23 anni di dolore, violenza, e assassinii subiti da donne che, nel sito, vengono ricordate. E il perché lo spiegano le curatrici: “In Quanto Donna è l’unica motivazione che accomuna tutte le storie delle donne uccise, o meglio: la fine delle loro storie. Oltre ad essere donne, infatti, spesso non le accomuna niente altro: alcune sono giovani, altre giovanissime, altre anziane. Sono bionde, more, rosse, castane, magre o grasse, laureate o semianalfabete, povere o ricchissime. Alcune hanno figli, qualcuna è incinta, altre no. Ma sono tutte donne e i loro assassini tutti uomini, e non uomini qualsiasi: sono i loro mariti, fidanzati, a volte padri, spesso ex. Che le hanno uccise, a bruciapelo, nel sonno, strangolandole o torturandole, facendole a pezzi, bruciandole o gettando il loro corpo in un burrone”.
Poi, il sito spiega di come la sua missione non sia quella di raccontare le loro storie, ma semplicemente di far vedere a tutti l’atrocità di quello che viene compiuto loro, perché “attraverso le parole di chi narra la vita e la morte di queste donne si capisce perché ogni giorno migliaia di donne in Italia rischino di finire in questo muro virtuale della memoria”.
Così, Gian Antonio Stella, ripercorre con una penna struggente la fine della vita di queste donne, scrivendo: “E toglie il fiato scorrere quelle immagini di una quotidianità brutalmente interrotta: Elena con un vaso di fiori, Maria Silvana con lo zainetto in montagna, Giulia col vestito da sposa, Anna con un cappellino di paglia, Ilaria che brinda con un calice di prosecco, Lia che coccola il figlioletto nella culla… E fermano il fiato le didascalie che sintetizzano le tragedie da approfondire con un clic: «Emiliana Femiano, 25 anni, estetista. Massacrata con un numero indefinibile di coltellate (almeno 66 di cui 20 al cuore) dall’ex fidanzato che già l’aveva accoltellata un anno prima». «Mirella La Palombara, 43 anni, operaia. Uccisa con dodici colpi di pistola dal marito». «Alice Acquarone, 46 anni, dipendente di una mensa scolastica, mamma. Uccisa dal compagno che le ha fracassato il cranio con una chiave inglese, ha poi avvolto il corpo in un tappeto e lo ha gettato nel cortile condominiale»”.

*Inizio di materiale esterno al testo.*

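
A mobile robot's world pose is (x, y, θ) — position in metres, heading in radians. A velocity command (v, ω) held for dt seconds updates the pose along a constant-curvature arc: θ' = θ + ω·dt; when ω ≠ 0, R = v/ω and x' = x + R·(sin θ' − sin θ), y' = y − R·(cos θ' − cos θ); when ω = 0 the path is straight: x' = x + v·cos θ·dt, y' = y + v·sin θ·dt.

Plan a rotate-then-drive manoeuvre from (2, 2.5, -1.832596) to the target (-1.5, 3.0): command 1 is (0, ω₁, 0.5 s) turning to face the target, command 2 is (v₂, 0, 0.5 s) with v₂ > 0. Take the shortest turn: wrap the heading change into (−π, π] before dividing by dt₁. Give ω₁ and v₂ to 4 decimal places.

heading to target = atan2(3−2.5, -1.5−2) = 2.9997
Δθ = wrap(2.9997 − -1.8326) = -1.4509; ω₁ = Δθ/dt₁ = -2.9018
distance = √((-1.5−2)² + (3−2.5)²) = 3.5355; v₂ = distance/dt₂ = 7.0711

ω₁ = -2.9018, v₂ = 7.0711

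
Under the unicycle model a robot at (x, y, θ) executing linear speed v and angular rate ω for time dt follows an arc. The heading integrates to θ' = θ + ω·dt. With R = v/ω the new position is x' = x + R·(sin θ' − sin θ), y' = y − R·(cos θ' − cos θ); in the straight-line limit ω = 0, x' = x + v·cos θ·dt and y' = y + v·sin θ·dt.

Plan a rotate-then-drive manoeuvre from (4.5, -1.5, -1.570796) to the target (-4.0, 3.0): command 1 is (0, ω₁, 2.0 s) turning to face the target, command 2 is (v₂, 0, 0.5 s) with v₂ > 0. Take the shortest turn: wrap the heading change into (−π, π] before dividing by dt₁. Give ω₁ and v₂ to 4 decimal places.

heading to target = atan2(3−-1.5, -4−4.5) = 2.6547
Δθ = wrap(2.6547 − -1.5708) = -2.0577; ω₁ = Δθ/dt₁ = -1.0288
distance = √((-4−4.5)² + (3−-1.5)²) = 9.6177; v₂ = distance/dt₂ = 19.2354

ω₁ = -1.0288, v₂ = 19.2354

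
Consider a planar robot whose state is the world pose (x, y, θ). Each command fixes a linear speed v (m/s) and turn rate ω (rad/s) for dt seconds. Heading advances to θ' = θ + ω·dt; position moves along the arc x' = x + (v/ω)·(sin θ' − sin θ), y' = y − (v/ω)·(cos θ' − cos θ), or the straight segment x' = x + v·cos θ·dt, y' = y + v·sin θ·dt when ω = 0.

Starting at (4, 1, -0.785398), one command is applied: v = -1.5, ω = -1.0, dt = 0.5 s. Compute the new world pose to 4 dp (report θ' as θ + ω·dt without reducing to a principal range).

(3.6213, 1.6384, -1.2854)

θ' = -0.7854 + -1.0·0.5 = -1.2854
R = v/ω = -1.5/-1.0 = 1.5000
x' = 4 + 1.5000·(sin -1.2854 − sin -0.7854) = 3.6213
y' = 1 − 1.5000·(cos -1.2854 − cos -0.7854) = 1.6384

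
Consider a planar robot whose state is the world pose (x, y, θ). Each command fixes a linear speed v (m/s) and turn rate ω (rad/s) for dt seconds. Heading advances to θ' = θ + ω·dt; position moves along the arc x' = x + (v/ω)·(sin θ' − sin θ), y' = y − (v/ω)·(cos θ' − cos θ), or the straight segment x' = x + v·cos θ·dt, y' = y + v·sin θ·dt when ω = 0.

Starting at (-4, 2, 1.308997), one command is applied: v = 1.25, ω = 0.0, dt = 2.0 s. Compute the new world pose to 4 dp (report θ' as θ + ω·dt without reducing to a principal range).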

E poi, ovviamente, ci sono anche i “lui”. Coloro che hanno dato fine alla vita di amanti, fidanzate, sorelle, amiche, colleghe… Salvatore Parolisi, Mario Albanese, sono forse alcuni dei più noti ma di certo non gli unici.
Emanuela Valente, curatrice del sito, scrive di come il “motivo” di fondo che porta questi uomini ad uccidere le donne converge sempre in un’unica direzione: l’essere convinti di essere proprietari della vita delle donne. E, con rammarico, scrive di come invece “i mass media cercano altrove le ragioni di un inaccettabile costume sociale: la gelosia non è insano possesso e aggravante, piuttosto debolezza dell’uomo. È il comportamento della donna ad essere messo sotto la lampada dell’ispettore” e ancora “Dell’uomo solitamente si elencano le normalità, per porre in risalto l’imprevedibilità del folle gesto”.
Ma che, ammonisce, tanto folle (né imprevedibile) è.